Thank you for putting some context to this senseless tragedy.

Chris said...

OK, I might as well add my 4 (adjusted for inflation) cents.

What we are witnessing is a rapid decline of American society and an ignorant public desperately looking for scapegoats. It isn't the first time in history this has happened and it certainly won't be the last.

Recently, Rush Limbaugh signed an 8 year, 400 MILLION dollar deal with Clear Channel. And where do you think this money is coming from? Frankly, bigotry and vitriol have become big business and opinion makers on the right are pushing the envelope to cash in. I doubt if even half of these idiots actually believe the vicious, irresponsible rhetoric they are putting out. But hey, why offer tofu when their market is demanding red meat?

Dana, it really isn't the Jan Brewers, Sarah Palins, Sean Hannitys, and all of their like who are causing tragedies like this.

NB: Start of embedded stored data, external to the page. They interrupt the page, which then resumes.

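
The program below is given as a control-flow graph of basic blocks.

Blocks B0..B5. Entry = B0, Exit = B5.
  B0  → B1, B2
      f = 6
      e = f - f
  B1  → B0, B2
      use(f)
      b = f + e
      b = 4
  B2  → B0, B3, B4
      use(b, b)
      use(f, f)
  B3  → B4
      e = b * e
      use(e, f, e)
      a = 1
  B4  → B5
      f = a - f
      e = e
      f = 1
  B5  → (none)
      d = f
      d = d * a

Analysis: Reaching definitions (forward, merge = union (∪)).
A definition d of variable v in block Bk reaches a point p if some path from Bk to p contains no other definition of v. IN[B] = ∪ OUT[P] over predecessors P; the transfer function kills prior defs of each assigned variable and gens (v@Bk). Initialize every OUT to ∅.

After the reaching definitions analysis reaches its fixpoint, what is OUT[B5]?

Answer: {a@B3, b@B1, d@B5, e@B4, f@B4}

Trace:
Converged values:
  B0:   IN={b@B1, e@B0, f@B0}   OUT={b@B1, e@B0, f@B0}
  B1:   IN={b@B1, e@B0, f@B0}   OUT={b@B1, e@B0, f@B0}
  B2:   IN={b@B1, e@B0, f@B0}   OUT={b@B1, e@B0, f@B0}
  B3:   IN={b@B1, e@B0, f@B0}   OUT={a@B3, b@B1, e@B3, f@B0}
  B4:   IN={a@B3, b@B1, e@B0, e@B3, f@B0}   OUT={a@B3, b@B1, e@B4, f@B4}
  B5:   IN={a@B3, b@B1, e@B4, f@B4}   OUT={a@B3, b@B1, d@B5, e@B4, f@B4}

Merge at B5: IN[B5] = OUT[B4] = {a@B3, b@B1, e@B4, f@B4}
Applying B5's transfer function to that IN value gives OUT[B5] (row B5 above).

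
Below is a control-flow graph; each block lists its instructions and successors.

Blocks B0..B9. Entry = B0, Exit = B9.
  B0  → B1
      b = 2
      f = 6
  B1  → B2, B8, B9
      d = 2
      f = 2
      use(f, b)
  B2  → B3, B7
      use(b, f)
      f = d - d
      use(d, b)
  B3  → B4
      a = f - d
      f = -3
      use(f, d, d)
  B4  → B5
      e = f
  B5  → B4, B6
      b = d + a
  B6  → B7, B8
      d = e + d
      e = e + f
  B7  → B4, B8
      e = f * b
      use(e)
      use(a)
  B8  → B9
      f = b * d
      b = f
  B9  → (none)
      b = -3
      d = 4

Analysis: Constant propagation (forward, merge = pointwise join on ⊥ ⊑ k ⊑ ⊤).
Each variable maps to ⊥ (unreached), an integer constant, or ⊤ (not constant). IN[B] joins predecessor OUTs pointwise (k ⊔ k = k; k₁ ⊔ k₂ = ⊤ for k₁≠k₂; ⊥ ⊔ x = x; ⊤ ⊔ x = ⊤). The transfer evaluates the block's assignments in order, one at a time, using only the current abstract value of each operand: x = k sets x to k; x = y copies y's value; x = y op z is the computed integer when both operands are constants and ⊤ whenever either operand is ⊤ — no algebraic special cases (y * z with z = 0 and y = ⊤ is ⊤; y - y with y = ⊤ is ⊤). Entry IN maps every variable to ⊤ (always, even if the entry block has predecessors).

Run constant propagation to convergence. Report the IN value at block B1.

Answer: {a: ⊤, b: 2, c: ⊤, d: ⊤, e: ⊤, f: 6}

Working:
Fixpoint table:
  B0:   IN=(all ⊤)   OUT={b:2, f:6; rest ⊤}
  B1:   IN={b:2, f:6; rest ⊤}   OUT={b:2, d:2, f:2; rest ⊤}
  B2:   IN={b:2, d:2, f:2; rest ⊤}   OUT={b:2, d:2, f:0; rest ⊤}
  B3:   IN={b:2, d:2, f:0; rest ⊤}   OUT={a:-2, b:2, d:2, f:-3; rest ⊤}
  B4:   IN=(all ⊤)   OUT=(all ⊤)
  B5:   IN=(all ⊤)   OUT=(all ⊤)
  B6:   IN=(all ⊤)   OUT=(all ⊤)
  B7:   IN=(all ⊤)   OUT=(all ⊤)
  B8:   IN=(all ⊤)   OUT=(all ⊤)
  B9:   IN=(all ⊤)   OUT={b:-3, d:4; rest ⊤}

Merge at B1: IN[B1] = OUT[B0] = {a: ⊤, b: 2, c: ⊤, d: ⊤, e: ⊤, f: 6}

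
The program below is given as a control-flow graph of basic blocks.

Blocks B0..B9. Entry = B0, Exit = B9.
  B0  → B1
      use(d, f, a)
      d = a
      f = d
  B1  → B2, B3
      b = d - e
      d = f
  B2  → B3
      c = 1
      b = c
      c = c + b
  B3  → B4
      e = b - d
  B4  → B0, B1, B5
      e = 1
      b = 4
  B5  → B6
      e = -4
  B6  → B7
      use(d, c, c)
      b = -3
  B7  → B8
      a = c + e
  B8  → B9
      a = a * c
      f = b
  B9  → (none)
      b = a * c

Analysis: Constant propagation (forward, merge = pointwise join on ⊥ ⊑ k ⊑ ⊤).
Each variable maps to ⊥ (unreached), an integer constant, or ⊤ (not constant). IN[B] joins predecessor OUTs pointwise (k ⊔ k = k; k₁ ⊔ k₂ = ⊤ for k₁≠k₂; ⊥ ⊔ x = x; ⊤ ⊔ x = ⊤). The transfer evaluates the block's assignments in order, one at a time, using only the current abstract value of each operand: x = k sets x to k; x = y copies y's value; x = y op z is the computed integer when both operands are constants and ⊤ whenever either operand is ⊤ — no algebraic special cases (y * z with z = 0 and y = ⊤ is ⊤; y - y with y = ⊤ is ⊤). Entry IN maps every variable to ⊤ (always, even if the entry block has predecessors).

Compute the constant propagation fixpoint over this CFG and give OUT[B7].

Answer: {a: ⊤, b: -3, c: ⊤, d: ⊤, e: -4, f: ⊤}

Trace:
Per-block solution:
  B0: | IN=(all ⊤) | OUT=(all ⊤)
  B1: | IN=(all ⊤) | OUT=(all ⊤)
  B2: | IN=(all ⊤) | OUT={b:1, c:2; rest ⊤}
  B3: | IN=(all ⊤) | OUT=(all ⊤)
  B4: | IN=(all ⊤) | OUT={b:4, e:1; rest ⊤}
  B5: | IN={b:4, e:1; rest ⊤} | OUT={b:4, e:-4; rest ⊤}
  B6: | IN={b:4, e:-4; rest ⊤} | OUT={b:-3, e:-4; rest ⊤}
  B7: | IN={b:-3, e:-4; rest ⊤} | OUT={b:-3, e:-4; rest ⊤}
  B8: | IN={b:-3, e:-4; rest ⊤} | OUT={b:-3, e:-4, f:-3; rest ⊤}
  B9: | IN={b:-3, e:-4, f:-3; rest ⊤} | OUT={e:-4, f:-3; rest ⊤}

Merge at B7: IN[B7] = OUT[B6] = {a: ⊤, b: -3, c: ⊤, d: ⊤, e: -4, f: ⊤}
Applying B7's transfer function to that IN value gives OUT[B7] (row B7 above).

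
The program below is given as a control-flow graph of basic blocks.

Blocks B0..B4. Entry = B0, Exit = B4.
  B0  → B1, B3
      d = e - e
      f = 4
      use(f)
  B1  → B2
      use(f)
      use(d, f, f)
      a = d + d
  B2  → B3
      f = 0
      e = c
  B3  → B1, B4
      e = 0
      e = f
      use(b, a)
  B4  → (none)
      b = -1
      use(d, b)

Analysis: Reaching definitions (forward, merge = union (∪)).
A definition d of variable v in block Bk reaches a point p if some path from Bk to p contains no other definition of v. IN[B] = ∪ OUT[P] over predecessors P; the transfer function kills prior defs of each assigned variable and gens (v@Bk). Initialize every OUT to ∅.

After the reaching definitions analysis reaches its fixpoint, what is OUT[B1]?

Per-block solution:
  B0: | IN={} | OUT={d@B0, f@B0}
  B1: | IN={a@B1, d@B0, e@B3, f@B0, f@B2} | OUT={a@B1, d@B0, e@B3, f@B0, f@B2}
  B2: | IN={a@B1, d@B0, e@B3, f@B0, f@B2} | OUT={a@B1, d@B0, e@B2, f@B2}
  B3: | IN={a@B1, d@B0, e@B2, f@B0, f@B2} | OUT={a@B1, d@B0, e@B3, f@B0, f@B2}
  B4: | IN={a@B1, d@B0, e@B3, f@B0, f@B2} | OUT={a@B1, b@B4, d@B0, e@B3, f@B0, f@B2}

Merge at B1: IN[B1] = OUT[B0] ⊔ OUT[B3] = {a@B1, d@B0, e@B3, f@B0, f@B2}
Applying B1's transfer function to that IN value gives OUT[B1] (row B1 above).

Answer: {a@B1, d@B0, e@B3, f@B0, f@B2}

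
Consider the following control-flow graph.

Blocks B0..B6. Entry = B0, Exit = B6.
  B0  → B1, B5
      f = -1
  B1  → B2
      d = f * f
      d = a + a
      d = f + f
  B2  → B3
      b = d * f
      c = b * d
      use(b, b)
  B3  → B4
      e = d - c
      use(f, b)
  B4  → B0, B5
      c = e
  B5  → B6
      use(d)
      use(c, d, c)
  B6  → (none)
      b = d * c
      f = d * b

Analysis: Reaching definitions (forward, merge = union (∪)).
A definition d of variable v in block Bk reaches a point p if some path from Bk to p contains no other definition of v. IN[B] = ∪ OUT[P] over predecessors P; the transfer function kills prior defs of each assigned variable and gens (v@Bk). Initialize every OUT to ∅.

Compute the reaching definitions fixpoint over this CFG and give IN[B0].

Converged values:
  B0:   IN={b@B2, c@B4, d@B1, e@B3, f@B0}   OUT={b@B2, c@B4, d@B1, e@B3, f@B0}
  B1:   IN={b@B2, c@B4, d@B1, e@B3, f@B0}   OUT={b@B2, c@B4, d@B1, e@B3, f@B0}
  B2:   IN={b@B2, c@B4, d@B1, e@B3, f@B0}   OUT={b@B2, c@B2, d@B1, e@B3, f@B0}
  B3:   IN={b@B2, c@B2, d@B1, e@B3, f@B0}   OUT={b@B2, c@B2, d@B1, e@B3, f@B0}
  B4:   IN={b@B2, c@B2, d@B1, e@B3, f@B0}   OUT={b@B2, c@B4, d@B1, e@B3, f@B0}
  B5:   IN={b@B2, c@B4, d@B1, e@B3, f@B0}   OUT={b@B2, c@B4, d@B1, e@B3, f@B0}
  B6:   IN={b@B2, c@B4, d@B1, e@B3, f@B0}   OUT={b@B6, c@B4, d@B1, e@B3, f@B6}

Merge at B0 (entry node, so the boundary value {} is joined with the incoming edge(s)): IN[B0] = {} ⊔ OUT[B4] = {b@B2, c@B4, d@B1, e@B3, f@B0}

Answer: {b@B2, c@B4, d@B1, e@B3, f@B0}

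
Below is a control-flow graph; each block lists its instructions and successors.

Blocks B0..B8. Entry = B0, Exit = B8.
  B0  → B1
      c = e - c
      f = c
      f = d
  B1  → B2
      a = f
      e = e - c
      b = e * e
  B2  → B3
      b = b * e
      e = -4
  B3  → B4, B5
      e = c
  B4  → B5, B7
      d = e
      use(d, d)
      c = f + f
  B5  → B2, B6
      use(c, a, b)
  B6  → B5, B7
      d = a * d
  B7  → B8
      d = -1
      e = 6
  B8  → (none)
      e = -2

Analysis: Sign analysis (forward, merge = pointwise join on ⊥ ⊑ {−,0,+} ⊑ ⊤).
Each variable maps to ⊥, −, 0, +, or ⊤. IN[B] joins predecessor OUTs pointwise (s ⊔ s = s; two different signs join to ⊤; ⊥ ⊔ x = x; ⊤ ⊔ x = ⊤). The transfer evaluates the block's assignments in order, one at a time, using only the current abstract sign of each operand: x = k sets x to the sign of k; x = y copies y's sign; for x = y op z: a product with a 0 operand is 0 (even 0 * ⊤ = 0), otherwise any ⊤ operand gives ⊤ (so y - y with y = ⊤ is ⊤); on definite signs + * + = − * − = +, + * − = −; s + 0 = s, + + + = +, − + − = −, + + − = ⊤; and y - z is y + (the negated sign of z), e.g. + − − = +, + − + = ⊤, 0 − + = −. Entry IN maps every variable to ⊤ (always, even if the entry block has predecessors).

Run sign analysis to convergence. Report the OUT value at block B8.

Fixpoint table:
  B0: | IN=(all ⊤) | OUT=(all ⊤)
  B1: | IN=(all ⊤) | OUT=(all ⊤)
  B2: | IN=(all ⊤) | OUT={e:-; rest ⊤}
  B3: | IN={e:-; rest ⊤} | OUT=(all ⊤)
  B4: | IN=(all ⊤) | OUT=(all ⊤)
  B5: | IN=(all ⊤) | OUT=(all ⊤)
  B6: | IN=(all ⊤) | OUT=(all ⊤)
  B7: | IN=(all ⊤) | OUT={d:-, e:+; rest ⊤}
  B8: | IN={d:-, e:+; rest ⊤} | OUT={d:-, e:-; rest ⊤}

Merge at B8: IN[B8] = OUT[B7] = {a: ⊤, b: ⊤, c: ⊤, d: -, e: +, f: ⊤}
Applying B8's transfer function to that IN value gives OUT[B8] (row B8 above).

Answer: {a: ⊤, b: ⊤, c: ⊤, d: -, e: -, f: ⊤}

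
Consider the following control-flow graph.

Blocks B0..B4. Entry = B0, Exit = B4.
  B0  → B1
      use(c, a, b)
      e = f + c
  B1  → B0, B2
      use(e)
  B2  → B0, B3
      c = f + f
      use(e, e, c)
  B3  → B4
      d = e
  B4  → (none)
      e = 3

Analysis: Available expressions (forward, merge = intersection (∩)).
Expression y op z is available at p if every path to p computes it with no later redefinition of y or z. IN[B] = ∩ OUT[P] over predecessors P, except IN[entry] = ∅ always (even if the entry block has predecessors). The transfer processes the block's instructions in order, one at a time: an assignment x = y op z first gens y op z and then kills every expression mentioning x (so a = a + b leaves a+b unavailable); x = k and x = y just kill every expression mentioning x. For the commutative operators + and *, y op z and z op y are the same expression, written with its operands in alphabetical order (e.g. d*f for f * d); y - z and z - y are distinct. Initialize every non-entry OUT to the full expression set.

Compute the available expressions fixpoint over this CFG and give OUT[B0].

Answer: {c+f}

Working:
Fixpoint table:
  B0:  IN={}  OUT={c+f}
  B1:  IN={c+f}  OUT={c+f}
  B2:  IN={c+f}  OUT={f+f}
  B3:  IN={f+f}  OUT={f+f}
  B4:  IN={f+f}  OUT={f+f}

Merge at B0 (entry node, so the boundary value {} is joined with the incoming edge(s)): IN[B0] = {} ∩ OUT[B1] ∩ OUT[B2] = {}
Applying B0's transfer function to that IN value gives OUT[B0] (row B0 above).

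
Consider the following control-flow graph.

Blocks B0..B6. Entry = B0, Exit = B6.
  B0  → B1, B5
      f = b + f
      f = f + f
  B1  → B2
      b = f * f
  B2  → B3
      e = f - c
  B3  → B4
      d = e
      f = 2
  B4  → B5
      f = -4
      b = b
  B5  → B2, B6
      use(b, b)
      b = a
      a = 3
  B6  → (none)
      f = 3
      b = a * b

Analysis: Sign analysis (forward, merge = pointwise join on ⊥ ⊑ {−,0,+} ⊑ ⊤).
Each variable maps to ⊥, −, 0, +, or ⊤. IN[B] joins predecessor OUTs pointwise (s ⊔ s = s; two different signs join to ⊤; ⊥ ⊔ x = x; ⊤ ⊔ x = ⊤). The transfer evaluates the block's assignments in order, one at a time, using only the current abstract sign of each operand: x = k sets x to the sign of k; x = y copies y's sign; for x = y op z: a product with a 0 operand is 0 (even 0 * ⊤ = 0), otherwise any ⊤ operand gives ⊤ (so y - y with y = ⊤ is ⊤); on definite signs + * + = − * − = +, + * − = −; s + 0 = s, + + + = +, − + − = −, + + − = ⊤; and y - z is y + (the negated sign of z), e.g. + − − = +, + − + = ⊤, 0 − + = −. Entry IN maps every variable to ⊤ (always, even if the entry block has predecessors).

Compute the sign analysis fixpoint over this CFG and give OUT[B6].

Fixpoint table:
  B0:   IN=(all ⊤)   OUT=(all ⊤)
  B1:   IN=(all ⊤)   OUT=(all ⊤)
  B2:   IN=(all ⊤)   OUT=(all ⊤)
  B3:   IN=(all ⊤)   OUT={f:+; rest ⊤}
  B4:   IN={f:+; rest ⊤}   OUT={f:-; rest ⊤}
  B5:   IN=(all ⊤)   OUT={a:+; rest ⊤}
  B6:   IN={a:+; rest ⊤}   OUT={a:+, f:+; rest ⊤}

Merge at B6: IN[B6] = OUT[B5] = {a: +, b: ⊤, c: ⊤, d: ⊤, e: ⊤, f: ⊤}
Applying B6's transfer function to that IN value gives OUT[B6] (row B6 above).

Answer: {a: +, b: ⊤, c: ⊤, d: ⊤, e: ⊤, f: +}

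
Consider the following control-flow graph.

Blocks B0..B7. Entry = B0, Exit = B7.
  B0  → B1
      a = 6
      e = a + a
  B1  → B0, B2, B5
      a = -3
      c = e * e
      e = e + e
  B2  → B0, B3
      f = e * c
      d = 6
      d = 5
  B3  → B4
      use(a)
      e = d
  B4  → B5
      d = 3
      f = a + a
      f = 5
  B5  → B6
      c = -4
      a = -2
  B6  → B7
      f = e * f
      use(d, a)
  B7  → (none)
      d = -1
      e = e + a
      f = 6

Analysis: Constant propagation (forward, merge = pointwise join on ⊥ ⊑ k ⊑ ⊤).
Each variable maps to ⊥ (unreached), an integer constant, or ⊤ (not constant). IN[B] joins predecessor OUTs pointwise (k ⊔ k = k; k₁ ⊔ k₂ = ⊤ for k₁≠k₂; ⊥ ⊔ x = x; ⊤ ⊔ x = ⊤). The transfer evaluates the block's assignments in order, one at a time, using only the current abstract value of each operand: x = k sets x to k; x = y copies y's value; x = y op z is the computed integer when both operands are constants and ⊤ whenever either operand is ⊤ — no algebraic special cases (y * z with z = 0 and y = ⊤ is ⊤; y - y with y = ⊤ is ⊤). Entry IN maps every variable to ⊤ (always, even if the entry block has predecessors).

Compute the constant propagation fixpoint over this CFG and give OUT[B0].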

Pests like these will always be with us. The real enablers are the millions of citizens who buy into the disgusting fantasies these people create.

Woozle said...

Which problem is easier to fix -- the hundreds of pests who fill the market for scapegoats, or the millions who believe those accusations because they believe whatever they see on Fox?

I'd go higher up the ladder: the media owners who encourage the whole thing. The media oligopoly needs to be broken up.